Now, don't get me wrong, I believe that much of his work once removed from the oeuvre of hyper-nationalized war cinema is great. His influence upon such cultural touchstones as the USS Indianapolis monologue in Jaws is, well, important. However, I often feel as if the shadow of Red Dawn looms over what he does, particularly in the case of the coming-up Homefront. In a similar way to how the involvement of Orson Scott Card's wretched Empire work made Shadow Complex a very complicated purchase to decide upon or not, John Milius is complicating a decision on whether or not to observe and interact with Homefront.
 
It's a right-wing nightmare/wet dream, the opportunity for real God-fearing Americans, the salt of the earth, those lovely gentleman who wear "don't tread on me" t-shirts and wave placards about trees of liberty being watered with blood at political rallies to show those blasted government pinheads that they'll rescue America from the oncoming foreign hordes. How useful it must be to have picked the one foreign enemy America has which is as impotent and sad as North Korea as the main foil to the virtualized conflict.
 
Obviously, I know that it's a first-person shooter. The hyper-nationalized, hyper-masculine nature of the genre is one I'm well-accustomed to but still, something seems peculiarly off about Homefront's foray into the field.
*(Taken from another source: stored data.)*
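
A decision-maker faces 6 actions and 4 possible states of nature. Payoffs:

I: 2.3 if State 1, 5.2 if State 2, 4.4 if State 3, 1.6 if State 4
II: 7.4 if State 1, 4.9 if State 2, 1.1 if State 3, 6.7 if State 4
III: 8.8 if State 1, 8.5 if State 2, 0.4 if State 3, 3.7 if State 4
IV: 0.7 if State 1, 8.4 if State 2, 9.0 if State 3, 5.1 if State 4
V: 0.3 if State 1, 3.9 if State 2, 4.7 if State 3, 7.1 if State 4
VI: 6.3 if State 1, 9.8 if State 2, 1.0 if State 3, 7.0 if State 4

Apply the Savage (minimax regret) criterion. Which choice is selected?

Column bests: State 1=8.8, State 2=9.8, State 3=9.0, State 4=7.1.
I regrets: 6.5, 4.6, 4.6, 5.5 → max 6.5
II regrets: 1.4, 4.9, 7.9, 0.4 → max 7.9
III regrets: 0.0, 1.3, 8.6, 3.4 → max 8.6
IV regrets: 8.1, 1.4, 0.0, 2.0 → max 8.1
V regrets: 8.5, 5.9, 4.3, 0.0 → max 8.5
VI regrets: 2.5, 0.0, 8.0, 0.1 → max 8.0
Smallest max regret = 6.5 → I.

I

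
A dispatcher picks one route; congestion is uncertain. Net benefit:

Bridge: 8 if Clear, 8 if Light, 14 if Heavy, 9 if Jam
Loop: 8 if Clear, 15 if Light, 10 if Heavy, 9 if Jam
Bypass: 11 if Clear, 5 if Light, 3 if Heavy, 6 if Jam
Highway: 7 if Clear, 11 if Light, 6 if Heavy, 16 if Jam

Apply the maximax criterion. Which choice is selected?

Row maxima: Bridge=14, Loop=15, Bypass=11, Highway=16
Best best-case = 16 → Highway.

Highway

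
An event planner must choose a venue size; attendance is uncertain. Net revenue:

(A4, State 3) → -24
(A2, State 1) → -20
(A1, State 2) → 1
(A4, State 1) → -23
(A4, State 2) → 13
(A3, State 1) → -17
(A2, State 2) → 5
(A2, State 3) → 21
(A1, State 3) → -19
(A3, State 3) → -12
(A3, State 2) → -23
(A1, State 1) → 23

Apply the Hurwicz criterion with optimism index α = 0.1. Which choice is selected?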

Like Red Dawn, or rather the fans of Red Dawn, it feels to be marketing towards that hypernationalism in earnest, rather than as the implied anti-war narratives of many of the successful war films or even war video games typically follow. To the point, Red Dawn was written in the 80s in support of the Afghani "freedom fighters" who were at the time in conflict with the invading Soviet war machine. Many of those same "freedom fighters" would go on to become the "Muslim insurgents" and Al-Qaeda operatives the American war machine is fighting even now.
 
I wonder if the irony of the Red Dawn narrative in 2011 will be properly explored in Homefront. Will this become the link of sympathy between the Afghanistan occupation's "insurgents" and how a Western public would react to our own lands being occupied? Or will it just be double-thought out of, as Red Dawn's drama was once it became inconvenient to consider? Just put away as another in a series of modern warfare first-person shooters which grasped at more than it could accomplish, except for that peculiar core of fans who seem kind of... sketchy, like they think the events depicted will really happen any day now.
 
Plus, call me paranoid, but I kind of feel like this is the game where all the 13-year-olds shouting racial slurs in the other multiplayer FPSs will converge like locusts. So there's that to concern myself with.